The financial pitch is direct. For a typical 2,048-GPU H200 deployment, Clockwork says TorchPass delivers over $6 million in annual savings by eliminating GPU hours lost to failure-driven restarts. The company puts current GPU cluster utilization at 30–50% of theoretical performance, with failures being a leading cause of the gap. This pain is particularly acute as GPU shortages drive up prices.

Failure is not an option

The industry sees such failures as a constant. But Clockwork CEO Suresh Vasudevan disagrees. “We built TorchPass to fundamentally reject that premise,” he said in the company’s press release. “Instead of treating failure as inevitable and restarting after the fact, TorchPass makes infrastructure faults invisible to the workload.”
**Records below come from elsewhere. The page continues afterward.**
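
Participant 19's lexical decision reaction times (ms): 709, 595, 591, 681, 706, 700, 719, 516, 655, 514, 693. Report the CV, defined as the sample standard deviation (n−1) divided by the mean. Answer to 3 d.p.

0.120

n = 11, Σ = 7079, M = 643.5455
Σ(x−M)² = 59212.727; s = √(59212.727/10) = 76.9498
CV = 76.9498 / 643.5455 = 0.11957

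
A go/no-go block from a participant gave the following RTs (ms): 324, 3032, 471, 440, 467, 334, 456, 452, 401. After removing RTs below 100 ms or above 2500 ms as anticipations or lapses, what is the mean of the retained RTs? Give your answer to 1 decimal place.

Excluded: 3032
Retained (n=8): Σ = 3345
Mean = 3345/8 = 418.1250

418.1 ms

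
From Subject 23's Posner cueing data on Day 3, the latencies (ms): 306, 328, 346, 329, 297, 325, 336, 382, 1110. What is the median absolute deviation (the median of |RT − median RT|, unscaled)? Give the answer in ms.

Sorted: 297, 306, 325, 328, 329, 336, 346, 382, 1110 → median = 329
|x − 329|: 23, 1, 17, 0, 32, 4, 7, 53, 781
Sorted deviations: 0, 1, 4, 7, 17, 23, 32, 53, 781 → MAD = 17

17 ms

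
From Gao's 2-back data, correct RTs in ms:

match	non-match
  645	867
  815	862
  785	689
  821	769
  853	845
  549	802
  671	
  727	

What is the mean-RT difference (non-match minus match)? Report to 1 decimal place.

72.4 ms

M(match) = 5866/8 = 733.250
M(non-match) = 4834/6 = 805.667
Difference = 805.667 − 733.250 = 72.417 ms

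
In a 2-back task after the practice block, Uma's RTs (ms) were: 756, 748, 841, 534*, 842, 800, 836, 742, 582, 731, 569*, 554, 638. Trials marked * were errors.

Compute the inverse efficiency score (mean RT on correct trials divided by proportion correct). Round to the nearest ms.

867 ms

Correct trials (n=11): 756, 748, 841, 842, 800, 836, 742, 582, 731, 554, 638
Mean correct RT = 8070/11 = 733.6364 ms
Proportion correct = 11/13
IES = 733.6364 / (11/13) = 867.025 ms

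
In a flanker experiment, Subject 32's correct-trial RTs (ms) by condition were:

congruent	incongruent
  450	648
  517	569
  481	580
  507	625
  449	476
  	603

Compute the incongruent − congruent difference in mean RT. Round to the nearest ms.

103 ms

M(congruent) = 2404/5 = 480.800
M(incongruent) = 3501/6 = 583.500
Difference = 583.500 − 480.800 = 102.700 ms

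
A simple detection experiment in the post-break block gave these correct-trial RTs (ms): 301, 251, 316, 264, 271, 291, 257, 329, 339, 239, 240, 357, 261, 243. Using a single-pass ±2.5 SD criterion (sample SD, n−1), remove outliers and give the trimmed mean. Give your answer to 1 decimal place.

282.8 ms

n = 14, ΣRT = 3959, M = 282.786
Σ(x−M)² = 20278.36; s = √(20278.36/13) = 39.495
Cutoffs: 282.786 ± 2.5·39.495 → [184.0, 381.5]
No RTs fall outside the cutoffs; all 14 retained. Mean = 3959/14 = 282.786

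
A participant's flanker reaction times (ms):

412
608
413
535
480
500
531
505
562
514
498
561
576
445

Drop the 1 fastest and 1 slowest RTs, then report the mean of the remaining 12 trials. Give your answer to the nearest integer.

510 ms

Sorted: 412, 413, 445, 480, 498, 500, 505, 514, 531, 535, 561, 562, 576, 608
Drop lowest 1 (412) and highest 1 (608)
Remaining (n=12): Σ = 6120, mean = 6120/12 = 510.000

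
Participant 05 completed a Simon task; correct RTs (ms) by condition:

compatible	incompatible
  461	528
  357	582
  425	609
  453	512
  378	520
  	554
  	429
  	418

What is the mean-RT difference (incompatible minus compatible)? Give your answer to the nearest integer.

M(compatible) = 2074/5 = 414.800
M(incompatible) = 4152/8 = 519.000
Difference = 519.000 − 414.800 = 104.200 ms

104 ms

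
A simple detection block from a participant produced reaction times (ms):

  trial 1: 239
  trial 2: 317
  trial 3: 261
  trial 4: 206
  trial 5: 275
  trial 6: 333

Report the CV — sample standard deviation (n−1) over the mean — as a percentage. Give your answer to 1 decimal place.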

Clockwork was founded in 2018. Its core technology is nanosecond-level clock synchronization, developed originally for network reconstruction research at Stanford. That precision timing underlies the company’s observability layer, which gives TorchPass early warning signals — rising temperatures, ECC memory errors — that allow it to migrate workloads proactively before a GPU fails outright.

TorchPass requires half the recovery time of checkpoint recovery, according to benchmarks, said to Dan Zheng, Clockwork co-founder and chief business officer, in an interview with Fierce Network. And an open-source alternative from Meta, PyTorch’s TorchFT, performed even slower in Clockwork’s tests — about 2.3x longer than TorchPass.

Who’s the competition?

Clockwork’s competitive claim is that no one else offers fault tolerance across the full stack — GPU, network, and observability — in a pure software, hardware-agnostic package. The company has previously shipped network fault tolerance that automatically reroutes traffic when a network link fails; TorchPass extends that to compute failures. The company’s customers include Nscale, DCAI (Danish Centre for AI), Nebius, Uber and Wells Fargo.

As a venture-backed startup with just over $40 million raised and a product that only began shipping in September 2025, Clockwork will need to demonstrate it can scale support and integrations to keep pace with rapidly evolving GPU infrastructure — particularly next-generation tightly coupled systems like Nvidia’s GB200 NVL72, where even small failures carry outsized costs.

And Clockwork joins a field of companies looking to simplify GPU deployment and reduce costs. For example, neocloud provider Crusoe is moving beyond raw GPU power to abstract more AI infrastructure decisions.